Acquired causes of decreased fibrinogen levels include acute or decompensated intravascular coagulation and fibrinolysis (disseminated intravascular coagulation), advanced liver disease, L-asparaginase therapy, and therapy with fibrinolytic agents (eg, streptokinase, urokinase, tissue plasminogen activator).
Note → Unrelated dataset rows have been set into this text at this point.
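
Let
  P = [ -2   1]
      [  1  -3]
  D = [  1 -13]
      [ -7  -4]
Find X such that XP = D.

Right-multiplying both sides by P⁻¹ gives X = DP⁻¹.
det P = 5; the adjugate gives P⁻¹ = [[-3/5, -1/5], [-1/5, -2/5]].
X = DP⁻¹ = [[1, -13], [-7, -4]] · [[-3/5, -1/5], [-1/5, -2/5]] = [[2, 5], [5, 3]].

X = [[2, 5], [5, 3]]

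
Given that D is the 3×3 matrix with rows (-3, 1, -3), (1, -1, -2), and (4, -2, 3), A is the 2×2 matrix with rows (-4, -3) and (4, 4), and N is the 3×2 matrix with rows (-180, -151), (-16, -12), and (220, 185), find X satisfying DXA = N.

Isolating X: multiply by D⁻¹ from the left and A⁻¹ from the right, so X = D⁻¹NA⁻¹.
det D = 4; the adjugate gives D⁻¹ = [[-7/4, 3/4, -5/4], [-11/4, 3/4, -9/4], [1/2, -1/2, 1/2]].
det A = -4; the adjugate gives A⁻¹ = [[-1, -3/4], [1, 1]].
D⁻¹N = [[28, 24], [-12, -10], [28, 23]].
X = (D⁻¹N)A⁻¹ = [[-4, 3], [2, -1], [-5, 2]].

X = [[-4, 3], [2, -1], [-5, 2]]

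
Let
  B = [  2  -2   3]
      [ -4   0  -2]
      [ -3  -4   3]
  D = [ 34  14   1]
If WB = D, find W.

Right-multiplying both sides by B⁻¹ gives W = DB⁻¹.
det B = -4; the adjugate gives B⁻¹ = [[2, 3/2, -1], [-9/2, -15/4, 2], [-4, -7/2, 2]].
W = DB⁻¹ = [[34, 14, 1]] · [[2, 3/2, -1], [-9/2, -15/4, 2], [-4, -7/2, 2]] = [[1, -5, -4]].

W = [[1, -5, -4]]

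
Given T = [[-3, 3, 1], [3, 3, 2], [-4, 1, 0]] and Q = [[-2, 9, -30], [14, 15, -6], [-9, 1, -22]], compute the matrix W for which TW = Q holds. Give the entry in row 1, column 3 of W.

Left-multiplying both sides by T⁻¹ gives W = T⁻¹Q.
det T = -3, so T⁻¹ = [[2/3, -1/3, -1], [8/3, -4/3, -3], [-5, 3, 6]].
W = T⁻¹Q = [[2/3, -1/3, -1], [8/3, -4/3, -3], [-5, 3, 6]] · [[-2, 9, -30], [14, 15, -6], [-9, 1, -22]] = [[3, 0, 4], [3, 1, -6], [-2, 6, 0]].

4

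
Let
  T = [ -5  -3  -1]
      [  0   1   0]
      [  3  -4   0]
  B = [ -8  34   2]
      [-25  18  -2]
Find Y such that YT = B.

Right-multiplying both sides by T⁻¹ gives Y = BT⁻¹.
det T = 3, so T⁻¹ = [[0, 4/3, 1/3], [0, 1, 0], [-1, -29/3, -5/3]].
Y = BT⁻¹ = [[-8, 34, 2], [-25, 18, -2]] · [[0, 4/3, 1/3], [0, 1, 0], [-1, -29/3, -5/3]] = [[-2, 4, -6], [2, 4, -5]].

Y = [[-2, 4, -6], [2, 4, -5]]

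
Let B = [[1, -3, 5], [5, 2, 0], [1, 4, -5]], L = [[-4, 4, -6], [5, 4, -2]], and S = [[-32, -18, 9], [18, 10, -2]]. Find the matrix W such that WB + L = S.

WB = S − L = [[-28, -22, 15], [13, 6, 0]].
Right-multiplying both sides by B⁻¹ gives W = (S − L)B⁻¹.
det B = 5, so B⁻¹ = [[-2, 1, -2], [5, -2, 5], [18/5, -7/5, 17/5]].
W = (S − L)B⁻¹ = [[0, -5, -3], [4, 1, 4]].

W = [[0, -5, -3], [4, 1, 4]]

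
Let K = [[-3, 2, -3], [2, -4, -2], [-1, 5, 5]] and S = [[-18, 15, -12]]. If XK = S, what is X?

X = [[3, -6, -3]]

Since K sits to the right of X, X = SK⁻¹.
K has determinant -4; K⁻¹ = [[5/2, 25/4, 4], [2, 9/2, 3], [-3/2, -13/4, -2]].
X = SK⁻¹ = [[-18, 15, -12]] · [[5/2, 25/4, 4], [2, 9/2, 3], [-3/2, -13/4, -2]] = [[3, -6, -3]].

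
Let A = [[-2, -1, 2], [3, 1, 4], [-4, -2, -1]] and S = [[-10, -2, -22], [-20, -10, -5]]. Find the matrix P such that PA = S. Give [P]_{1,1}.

Right-multiplying both sides by A⁻¹ gives P = SA⁻¹.
det A = -5, so A⁻¹ = [[-7/5, 1, 6/5], [13/5, -2, -14/5], [2/5, 0, -1/5]].
P = SA⁻¹ = [[-10, -2, -22], [-20, -10, -5]] · [[-7/5, 1, 6/5], [13/5, -2, -14/5], [2/5, 0, -1/5]] = [[0, -6, -2], [0, 0, 5]].

0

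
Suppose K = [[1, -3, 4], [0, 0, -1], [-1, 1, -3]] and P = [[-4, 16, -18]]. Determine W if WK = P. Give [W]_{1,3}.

K is on the right of W, so right-multiply by K⁻¹: W = PK⁻¹.
det K = -2; the adjugate gives K⁻¹ = [[-1/2, 5/2, -3/2], [-1/2, -1/2, -1/2], [0, -1, 0]].
W = PK⁻¹ = [[-4, 16, -18]] · [[-1/2, 5/2, -3/2], [-1/2, -1/2, -1/2], [0, -1, 0]] = [[-6, 0, -2]].

-2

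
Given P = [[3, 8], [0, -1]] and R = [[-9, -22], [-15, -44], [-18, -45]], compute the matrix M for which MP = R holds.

M = [[-3, -2], [-5, 4], [-6, -3]]

Since P sits to the right of M, M = RP⁻¹.
det P = -3; the adjugate gives P⁻¹ = [[1/3, 8/3], [0, -1]].
M = RP⁻¹ = [[-9, -22], [-15, -44], [-18, -45]] · [[1/3, 8/3], [0, -1]] = [[-3, -2], [-5, 4], [-6, -3]].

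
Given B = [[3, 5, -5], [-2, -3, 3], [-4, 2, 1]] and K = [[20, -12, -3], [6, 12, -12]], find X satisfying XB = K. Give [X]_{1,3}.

Right-multiplying both sides by B⁻¹ gives X = KB⁻¹.
B has determinant 3; B⁻¹ = [[-3, -5, 0], [-10/3, -17/3, 1/3], [-16/3, -26/3, 1/3]].
X = KB⁻¹ = [[20, -12, -3], [6, 12, -12]] · [[-3, -5, 0], [-10/3, -17/3, 1/3], [-16/3, -26/3, 1/3]] = [[-4, -6, -5], [6, 6, 0]].

-5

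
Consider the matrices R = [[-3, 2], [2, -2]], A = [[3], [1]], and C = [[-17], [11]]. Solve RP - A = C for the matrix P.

P = [[2], [-4]]

RP = C + A = [[-14], [12]].
Since R multiplies P on the left, P = R⁻¹(C + A).
det R = 2; the adjugate gives R⁻¹ = [[-1, -1], [-1, -3/2]].
P = R⁻¹(C + A) = [[2], [-4]].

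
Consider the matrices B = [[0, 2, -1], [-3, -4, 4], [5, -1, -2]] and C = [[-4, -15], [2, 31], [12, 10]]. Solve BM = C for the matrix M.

M = [[2, 3], [-2, -5], [0, 5]]

Since B multiplies M on the left, M = B⁻¹C.
B has determinant 5; B⁻¹ = [[12/5, 1, 4/5], [14/5, 1, 3/5], [23/5, 2, 6/5]].
M = B⁻¹C = [[12/5, 1, 4/5], [14/5, 1, 3/5], [23/5, 2, 6/5]] · [[-4, -15], [2, 31], [12, 10]] = [[2, 3], [-2, -5], [0, 5]].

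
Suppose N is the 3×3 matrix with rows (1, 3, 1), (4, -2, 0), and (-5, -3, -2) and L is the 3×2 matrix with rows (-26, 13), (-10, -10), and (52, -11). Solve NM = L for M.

M = [[-5, 0], [-5, 5], [-6, -2]]

N is on the left of M, so left-multiply by N⁻¹: M = N⁻¹L.
N has determinant 6; N⁻¹ = [[2/3, 1/2, 1/3], [4/3, 1/2, 2/3], [-11/3, -2, -7/3]].
M = N⁻¹L = [[2/3, 1/2, 1/3], [4/3, 1/2, 2/3], [-11/3, -2, -7/3]] · [[-26, 13], [-10, -10], [52, -11]] = [[-5, 0], [-5, 5], [-6, -2]].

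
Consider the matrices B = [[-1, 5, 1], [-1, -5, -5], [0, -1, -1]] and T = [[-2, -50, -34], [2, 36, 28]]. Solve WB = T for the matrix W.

W = [[-4, 6, 0], [2, -4, -6]]

B is on the right of W, so right-multiply by B⁻¹: W = TB⁻¹.
det B = -4; the adjugate gives B⁻¹ = [[0, -1, 5], [1/4, -1/4, 3/2], [-1/4, 1/4, -5/2]].
W = TB⁻¹ = [[-2, -50, -34], [2, 36, 28]] · [[0, -1, 5], [1/4, -1/4, 3/2], [-1/4, 1/4, -5/2]] = [[-4, 6, 0], [2, -4, -6]].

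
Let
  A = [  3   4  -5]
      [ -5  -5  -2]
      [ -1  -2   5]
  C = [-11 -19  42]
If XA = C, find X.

Since A sits to the right of X, X = CA⁻¹.
det A = -4; the adjugate gives A⁻¹ = [[29/4, 5/2, 33/4], [-27/4, -5/2, -31/4], [-5/4, -1/2, -5/4]].
X = CA⁻¹ = [[-11, -19, 42]] · [[29/4, 5/2, 33/4], [-27/4, -5/2, -31/4], [-5/4, -1/2, -5/4]] = [[-4, -1, 4]].

X = [[-4, -1, 4]]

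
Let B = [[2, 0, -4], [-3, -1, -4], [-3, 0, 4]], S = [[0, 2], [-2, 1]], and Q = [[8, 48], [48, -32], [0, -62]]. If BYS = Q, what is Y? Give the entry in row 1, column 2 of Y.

Y = B⁻¹QS⁻¹ (apply B⁻¹ on the left and S⁻¹ on the right).
B has determinant 4; B⁻¹ = [[-1, 0, -1], [6, -1, 5], [-3/4, 0, -1/2]].
S has determinant 4; S⁻¹ = [[1/4, -1/2], [1/2, 0]].
B⁻¹Q = [[-8, 14], [0, 10], [-6, -5]].
Y = (B⁻¹Q)S⁻¹ = [[5, 4], [5, 0], [-4, 3]].

4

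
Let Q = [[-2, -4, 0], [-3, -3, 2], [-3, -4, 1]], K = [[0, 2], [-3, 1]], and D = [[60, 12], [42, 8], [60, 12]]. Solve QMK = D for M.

M = Q⁻¹DK⁻¹ (apply Q⁻¹ on the left and K⁻¹ on the right).
Q has determinant 2; Q⁻¹ = [[5/2, 2, -4], [-3/2, -1, 2], [3/2, 2, -3]].
K has determinant 6; K⁻¹ = [[1/6, -1/3], [1/2, 0]].
Q⁻¹D = [[-6, -2], [-12, -2], [-6, -2]].
M = (Q⁻¹D)K⁻¹ = [[-2, 2], [-3, 4], [-2, 2]].

M = [[-2, 2], [-3, 4], [-2, 2]]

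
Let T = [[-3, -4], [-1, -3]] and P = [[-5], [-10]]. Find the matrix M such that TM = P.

Left-multiplying both sides by T⁻¹ gives M = T⁻¹P.
T has determinant 5; T⁻¹ = [[-3/5, 4/5], [1/5, -3/5]].
M = T⁻¹P = [[-3/5, 4/5], [1/5, -3/5]] · [[-5], [-10]] = [[-5], [5]].

M = [[-5], [5]]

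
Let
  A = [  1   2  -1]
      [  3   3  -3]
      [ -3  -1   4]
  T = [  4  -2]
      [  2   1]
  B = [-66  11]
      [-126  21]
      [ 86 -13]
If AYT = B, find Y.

Y = A⁻¹BT⁻¹ (apply A⁻¹ on the left and T⁻¹ on the right).
det A = -3, so A⁻¹ = [[-3, 7/3, 1], [1, -1/3, 0], [-2, 5/3, 1]].
T has determinant 8; T⁻¹ = [[1/8, 1/4], [-1/4, 1/2]].
A⁻¹B = [[-10, 3], [-24, 4], [8, 0]].
Y = (A⁻¹B)T⁻¹ = [[-2, -1], [-4, -4], [1, 2]].

Y = [[-2, -1], [-4, -4], [1, 2]]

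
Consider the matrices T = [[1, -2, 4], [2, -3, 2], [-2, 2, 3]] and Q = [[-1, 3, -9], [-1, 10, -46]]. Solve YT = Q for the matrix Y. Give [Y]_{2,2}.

T is on the right of Y, so right-multiply by T⁻¹: Y = QT⁻¹.
det T = -1, so T⁻¹ = [[13, -14, -8], [10, -11, -6], [2, -2, -1]].
Y = QT⁻¹ = [[-1, 3, -9], [-1, 10, -46]] · [[13, -14, -8], [10, -11, -6], [2, -2, -1]] = [[-1, -1, -1], [-5, -4, -6]].

-4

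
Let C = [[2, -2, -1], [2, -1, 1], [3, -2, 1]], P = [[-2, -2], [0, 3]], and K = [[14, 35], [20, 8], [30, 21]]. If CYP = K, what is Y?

Y = C⁻¹KP⁻¹ (apply C⁻¹ on the left and P⁻¹ on the right).
C has determinant 1; C⁻¹ = [[1, 4, -3], [1, 5, -4], [-1, -2, 2]].
det P = -6; the adjugate gives P⁻¹ = [[-1/2, -1/3], [0, 1/3]].
C⁻¹K = [[4, 4], [-6, -9], [6, -9]].
Y = (C⁻¹K)P⁻¹ = [[-2, 0], [3, -1], [-3, -5]].

Y = [[-2, 0], [3, -1], [-3, -5]]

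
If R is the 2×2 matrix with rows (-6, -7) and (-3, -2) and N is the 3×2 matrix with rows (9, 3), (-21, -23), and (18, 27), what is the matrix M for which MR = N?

M = [[1, -5], [3, 1], [-5, 4]]

Since R sits to the right of M, M = NR⁻¹.
R has determinant -9; R⁻¹ = [[2/9, -7/9], [-1/3, 2/3]].
M = NR⁻¹ = [[9, 3], [-21, -23], [18, 27]] · [[2/9, -7/9], [-1/3, 2/3]] = [[1, -5], [3, 1], [-5, 4]].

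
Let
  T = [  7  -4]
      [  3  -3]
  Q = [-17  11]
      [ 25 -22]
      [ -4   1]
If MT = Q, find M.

Since T sits to the right of M, M = QT⁻¹.
T has determinant -9; T⁻¹ = [[1/3, -4/9], [1/3, -7/9]].
M = QT⁻¹ = [[-17, 11], [25, -22], [-4, 1]] · [[1/3, -4/9], [1/3, -7/9]] = [[-2, -1], [1, 6], [-1, 1]].

M = [[-2, -1], [1, 6], [-1, 1]]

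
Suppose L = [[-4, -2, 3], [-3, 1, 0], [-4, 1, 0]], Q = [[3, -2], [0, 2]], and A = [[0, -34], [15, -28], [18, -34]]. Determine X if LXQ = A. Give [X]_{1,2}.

Left-multiply by L⁻¹ and right-multiply by Q⁻¹: X = L⁻¹AQ⁻¹.
L has determinant 3; L⁻¹ = [[0, 1, -1], [0, 4, -3], [1/3, 4, -10/3]].
det Q = 6; the adjugate gives Q⁻¹ = [[1/3, 1/3], [0, 1/2]].
L⁻¹A = [[-3, 6], [6, -10], [0, -10]].
X = (L⁻¹A)Q⁻¹ = [[-1, 2], [2, -3], [0, -5]].

2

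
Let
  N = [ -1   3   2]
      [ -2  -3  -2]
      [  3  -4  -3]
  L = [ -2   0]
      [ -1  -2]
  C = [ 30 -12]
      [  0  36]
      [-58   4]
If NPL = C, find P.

Isolating P: multiply by N⁻¹ from the left and L⁻¹ from the right, so P = N⁻¹CL⁻¹.
N has determinant -3; N⁻¹ = [[-1/3, -1/3, 0], [4, 1, 2], [-17/3, -5/3, -3]].
L has determinant 4; L⁻¹ = [[-1/2, 0], [1/4, -1/2]].
N⁻¹C = [[-10, -8], [4, -4], [4, -4]].
P = (N⁻¹C)L⁻¹ = [[3, 4], [-3, 2], [-3, 2]].

P = [[3, 4], [-3, 2], [-3, 2]]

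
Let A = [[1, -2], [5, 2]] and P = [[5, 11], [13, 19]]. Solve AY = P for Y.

Left-multiplying both sides by A⁻¹ gives Y = A⁻¹P.
det A = 12; the adjugate gives A⁻¹ = [[1/6, 1/6], [-5/12, 1/12]].
Y = A⁻¹P = [[1/6, 1/6], [-5/12, 1/12]] · [[5, 11], [13, 19]] = [[3, 5], [-1, -3]].

Y = [[3, 5], [-1, -3]]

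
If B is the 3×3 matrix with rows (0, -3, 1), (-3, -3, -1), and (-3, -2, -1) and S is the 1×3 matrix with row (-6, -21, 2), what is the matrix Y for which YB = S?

Y = [[4, 5, -3]]

Right-multiplying both sides by B⁻¹ gives Y = SB⁻¹.
det B = -3; the adjugate gives B⁻¹ = [[-1/3, 5/3, -2], [0, -1, 1], [1, -3, 3]].
Y = SB⁻¹ = [[-6, -21, 2]] · [[-1/3, 5/3, -2], [0, -1, 1], [1, -3, 3]] = [[4, 5, -3]].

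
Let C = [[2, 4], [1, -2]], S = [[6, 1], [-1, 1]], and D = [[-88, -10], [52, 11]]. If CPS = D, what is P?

Left-multiply by C⁻¹ and right-multiply by S⁻¹: P = C⁻¹DS⁻¹.
C has determinant -8; C⁻¹ = [[1/4, 1/2], [1/8, -1/4]].
S has determinant 7; S⁻¹ = [[1/7, -1/7], [1/7, 6/7]].
C⁻¹D = [[4, 3], [-24, -4]].
P = (C⁻¹D)S⁻¹ = [[1, 2], [-4, 0]].

P = [[1, 2], [-4, 0]]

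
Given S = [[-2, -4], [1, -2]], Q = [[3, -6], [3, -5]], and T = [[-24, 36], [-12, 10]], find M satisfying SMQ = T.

M = [[4, -4], [-3, 5]]

Isolating M: multiply by S⁻¹ from the left and Q⁻¹ from the right, so M = S⁻¹TQ⁻¹.
S has determinant 8; S⁻¹ = [[-1/4, 1/2], [-1/8, -1/4]].
det Q = 3; the adjugate gives Q⁻¹ = [[-5/3, 2], [-1, 1]].
S⁻¹T = [[0, -4], [6, -7]].
M = (S⁻¹T)Q⁻¹ = [[4, -4], [-3, 5]].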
Fibrinogen function abnormalities, dysfibrinogenemias, may be inherited (congenital) or acquired. Patients with dysfibrinogenemia are generally asymptomatic. However, the congenital dysfibrinogenemias are more likely than the acquired to be associated with bleeding or thrombotic disorders. While the dysfibrinogenemias are generally not associated with clinically significant hemostasis problems, they characteristically produce a prolonged thrombin time clotting test. Congential dysfibrinogenemias usually are inherited as autosomal codominant traits.
Acquired dysfibrinogenemias mainly occur in association with liver disease (eg, chronic hepatitis, hepatoma) or renal diseases associated with elevated fibrinogen levels.
Fibrinogen is an acute-phase reactant, so a number of acquired conditions can result in an increase in its plasma level:
- Acute or chronic inflammatory illnesses
- Nephrotic syndrome
- Liver disease and cirrhosis
- Pregnancy or estrogen therapy
- Compensated intravascular coagulation
The finding of an increased level of fibrinogen in a patient with obscure symptoms suggests an organic rather than a functional condition. Chronically increased fibrinogen has been recognized as a risk factor for development of arterial and venous thromboembolism.